> There's no such thing as a "PWA standard". There are half a dozen to a dozen various standards, and Safari supports the vast majority of them.
The parent talks about the webmanifest standard which is essential for PWAs (it describes the application and its package in a standard way). Safari does not support this, which is a pretty major standard to not support.
> Firefox usually clearly documents the reasons
I disagree. They state they have done user research (no information available on this) and that there is "little to no benefit" for a feature that was buggy and hidden behind configuration flags while at the same time enabling full support by default in their mobile browser.
> Ah yes, jeopardizing by ... supporting 99% of what passes for standard PWA features.
...except for notifications on iOS (which are coming, apparently, but it's taking them until somewhere next year) or A2HS on desktop (which they do support on iOS except in alternative browsers), which are pretty major limitations. The 1% remaining is still significant, the rest of the PWA standards Apple supports are just normal web standards that PWAs happen to use.
In all these discussions on HN the set of "essential standards" is always in flux, and is different for different people.
> They state they have done user research (no information available on this) and that there is "little to no benefit" for a feature that was buggy and hidden behind configuration flags while at the same time enabling full support by default in their mobile browser.
Because it's quite possible that it's buggy and confusing on desktop, but not so on mobile.
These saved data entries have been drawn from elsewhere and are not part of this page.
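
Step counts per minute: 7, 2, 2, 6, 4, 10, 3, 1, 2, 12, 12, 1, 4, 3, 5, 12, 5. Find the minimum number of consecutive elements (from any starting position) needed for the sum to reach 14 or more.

add 7: running sum 7 < 14
add 2: running sum 9 < 14
add 2: running sum 11 < 14
end 3: [7, 2, 2, 6] sum 17, len 4
end 4: [2, 2, 6, 4] sum 14, len 4
end 5: [4, 10] sum 14, len 2
end 6: [4, 10, 3] sum 17, len 3
end 7: [10, 3, 1] sum 14, len 3
end 8: [10, 3, 1, 2] sum 16, len 4
end 9: [2, 12] sum 14, len 2
end 10: [12, 12] sum 24, len 2
end 11: [12, 12, 1] sum 25, len 3
end 12: [12, 1, 4] sum 17, len 3
end 13: [12, 1, 4, 3] sum 20, len 4
end 14: [12, 1, 4, 3, 5] sum 25, len 5
end 15: [5, 12] sum 17, len 2
end 16: [12, 5] sum 17, len 2
Shortest qualifying length: 2.

2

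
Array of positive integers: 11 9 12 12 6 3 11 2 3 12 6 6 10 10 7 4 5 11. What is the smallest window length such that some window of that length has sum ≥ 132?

18

Extend right; whenever the sum reaches 132, record the length and shrink from the left:
add 11: running sum 11 < 132
add 9: running sum 20 < 132
add 12: running sum 32 < 132
add 12: running sum 44 < 132
add 6: running sum 50 < 132
add 3: running sum 53 < 132
add 11: running sum 64 < 132
add 2: running sum 66 < 132
add 3: running sum 69 < 132
add 12: running sum 81 < 132
add 6: running sum 87 < 132
add 6: running sum 93 < 132
add 10: running sum 103 < 132
add 10: running sum 113 < 132
add 7: running sum 120 < 132
add 4: running sum 124 < 132
add 5: running sum 129 < 132
add 11: shortest ending here [11, 9, 12, 12, 6, 3, 11, 2, 3, 12, 6, 6, 10, 10, 7, 4, 5, 11] sum 140, len 18
Shortest qualifying length: 18.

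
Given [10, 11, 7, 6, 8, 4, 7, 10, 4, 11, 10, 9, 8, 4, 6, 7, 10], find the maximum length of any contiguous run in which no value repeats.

7

add 10: [10] len 1
add 11: [10, 11] len 2
add 7: [10, 11, 7] len 3
add 6: [10, 11, 7, 6] len 4
add 8: [10, 11, 7, 6, 8] len 5
add 4: [10, 11, 7, 6, 8, 4] len 6
add 7 (repeat 7, move left end past it): [6, 8, 4, 7] len 4
add 10: [6, 8, 4, 7, 10] len 5
add 4 (repeat 4, move left end past it): [7, 10, 4] len 3
add 11: [7, 10, 4, 11] len 4
add 10 (repeat 10, move left end past it): [4, 11, 10] len 3
add 9: [4, 11, 10, 9] len 4
add 8: [4, 11, 10, 9, 8] len 5
add 4 (repeat 4, move left end past it): [11, 10, 9, 8, 4] len 5
add 6: [11, 10, 9, 8, 4, 6] len 6
add 7: [11, 10, 9, 8, 4, 6, 7] len 7
add 10 (repeat 10, move left end past it): [9, 8, 4, 6, 7, 10] len 6
Longest all-distinct length: 7.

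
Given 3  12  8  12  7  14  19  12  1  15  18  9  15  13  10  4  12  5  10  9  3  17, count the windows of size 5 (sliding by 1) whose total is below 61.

[3, 12, 8, 12, 7] → sum 42  < 61 ✓
[12, 8, 12, 7, 14] → sum 53  < 61 ✓
[8, 12, 7, 14, 19] → sum 60  < 61 ✓
[12, 7, 14, 19, 12] → sum 64
[7, 14, 19, 12, 1] → sum 53  < 61 ✓
[14, 19, 12, 1, 15] → sum 61
[19, 12, 1, 15, 18] → sum 65
[12, 1, 15, 18, 9] → sum 55  < 61 ✓
[1, 15, 18, 9, 15] → sum 58  < 61 ✓
[15, 18, 9, 15, 13] → sum 70
[18, 9, 15, 13, 10] → sum 65
[9, 15, 13, 10, 4] → sum 51  < 61 ✓
[15, 13, 10, 4, 12] → sum 54  < 61 ✓
[13, 10, 4, 12, 5] → sum 44  < 61 ✓
[10, 4, 12, 5, 10] → sum 41  < 61 ✓
[4, 12, 5, 10, 9] → sum 40  < 61 ✓
[12, 5, 10, 9, 3] → sum 39  < 61 ✓
[5, 10, 9, 3, 17] → sum 44  < 61 ✓
13 windows satisfy the condition.

13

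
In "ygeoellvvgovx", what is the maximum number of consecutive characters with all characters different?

add y: [y] len 1
add g: [y, g] len 2
add e: [y, g, e] len 3
add o: [y, g, e, o] len 4
add e (repeat e, move left end past it): [o, e] len 2
add l: [o, e, l] len 3
add l (repeat l, move left end past it): [l] len 1
add v: [l, v] len 2
add v (repeat v, move left end past it): [v] len 1
add g: [v, g] len 2
add o: [v, g, o] len 3
add v (repeat v, move left end past it): [g, o, v] len 3
add x: [g, o, v, x] len 4
Longest all-distinct length: 4.

4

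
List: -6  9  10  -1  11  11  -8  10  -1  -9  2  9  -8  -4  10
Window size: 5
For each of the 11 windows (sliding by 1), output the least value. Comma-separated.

-6 9 10 -1 11 → min -6
9 10 -1 11 11 → min -1
10 -1 11 11 -8 → min -8
-1 11 11 -8 10 → min -8
11 11 -8 10 -1 → min -8
11 -8 10 -1 -9 → min -9
-8 10 -1 -9 2 → min -9
10 -1 -9 2 9 → min -9
-1 -9 2 9 -8 → min -9
-9 2 9 -8 -4 → min -9
2 9 -8 -4 10 → min -8

-6, -1, -8, -8, -8, -9, -9, -9, -9, -9, -8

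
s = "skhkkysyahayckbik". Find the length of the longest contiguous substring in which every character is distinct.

7

[s] len 1
[s, k] len 2
[s, k, h] len 3
[h, k] len 2
[k] len 1
[k, y] len 2
[k, y, s] len 3
[s, y] len 2
[s, y, a] len 3
[s, y, a, h] len 4
[h, a] len 2
[h, a, y] len 3
[h, a, y, c] len 4
[h, a, y, c, k] len 5
[h, a, y, c, k, b] len 6
[h, a, y, c, k, b, i] len 7
[b, i, k] len 3
Longest all-distinct length: 7.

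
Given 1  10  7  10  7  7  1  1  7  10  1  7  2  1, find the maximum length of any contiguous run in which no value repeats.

[1] len 1
[1, 10] len 2
[1, 10, 7] len 3
[7, 10] len 2
[10, 7] len 2
[7] len 1
[7, 1] len 2
[1] len 1
[1, 7] len 2
[1, 7, 10] len 3
[7, 10, 1] len 3
[10, 1, 7] len 3
[10, 1, 7, 2] len 4
[7, 2, 1] len 3
Longest all-distinct length: 4.

4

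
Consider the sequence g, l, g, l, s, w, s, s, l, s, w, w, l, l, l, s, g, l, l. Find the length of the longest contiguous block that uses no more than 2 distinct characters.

5

add g: window [g] (1 distinct), len 1
add l: window [g, l] (2 distinct), len 2
add g: window [g, l, g] (2 distinct), len 3
add l: window [g, l, g, l] (2 distinct), len 4
add s: window [l, s] (2 distinct), len 2
add w: window [s, w] (2 distinct), len 2
add s: window [s, w, s] (2 distinct), len 3
add s: window [s, w, s, s] (2 distinct), len 4
add l: window [s, s, l] (2 distinct), len 3
add s: window [s, s, l, s] (2 distinct), len 4
add w: window [s, w] (2 distinct), len 2
add w: window [s, w, w] (2 distinct), len 3
add l: window [w, w, l] (2 distinct), len 3
add l: window [w, w, l, l] (2 distinct), len 4
add l: window [w, w, l, l, l] (2 distinct), len 5
add s: window [l, l, l, s] (2 distinct), len 4
add g: window [s, g] (2 distinct), len 2
add l: window [g, l] (2 distinct), len 2
add l: window [g, l, l] (2 distinct), len 3
Longest length with ≤2 distinct: 5.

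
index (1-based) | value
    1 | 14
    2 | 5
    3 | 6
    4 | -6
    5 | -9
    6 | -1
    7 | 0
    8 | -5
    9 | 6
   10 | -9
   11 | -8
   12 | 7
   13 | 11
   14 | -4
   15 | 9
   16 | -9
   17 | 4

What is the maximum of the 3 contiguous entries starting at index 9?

6

Elements at indices 9..11: 6, -9, -8
max(6, -9, -8) = 6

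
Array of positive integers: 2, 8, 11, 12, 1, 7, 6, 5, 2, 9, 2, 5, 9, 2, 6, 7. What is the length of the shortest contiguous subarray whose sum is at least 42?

6

Extend right; whenever the sum reaches 42, record the length and shrink from the left:
add 2: running sum 2 < 42
add 8: running sum 10 < 42
add 11: running sum 21 < 42
add 12: running sum 33 < 42
add 1: running sum 34 < 42
add 7: running sum 41 < 42
end 6: [8, 11, 12, 1, 7, 6] sum 45, len 6
end 7: [11, 12, 1, 7, 6, 5] sum 42, len 6
end 8: [11, 12, 1, 7, 6, 5, 2] sum 44, len 7
end 9: [12, 1, 7, 6, 5, 2, 9] sum 42, len 7
end 10: [12, 1, 7, 6, 5, 2, 9, 2] sum 44, len 8
end 11: [12, 1, 7, 6, 5, 2, 9, 2, 5] sum 49, len 9
end 12: [7, 6, 5, 2, 9, 2, 5, 9] sum 45, len 8
end 13: [7, 6, 5, 2, 9, 2, 5, 9, 2] sum 47, len 9
end 14: [6, 5, 2, 9, 2, 5, 9, 2, 6] sum 46, len 9
end 15: [2, 9, 2, 5, 9, 2, 6, 7] sum 42, len 8
Shortest qualifying length: 6.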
Not so different from Safari, BTW which also has A2HS on iOS, but not on MacOS
> The 1% remaining is still significant, the rest of the PWA standards Apple supports are just normal web standards that PWAs happen to use.
So... The other ones are not normal web standards? Or are all web standards normal?
There's no such thing as a "PWA standard". There are half a dozen to a dozen various standards, and Safari supports the vast majority of them.
> Firefox removed support for some obscure reason
Firefox usually clearly documents the reasons
> Apple doesn't want to jeopardise its billion dollar app store
Ah yes, jeopardizing by ... supporting 99% of what passes for standard PWA features.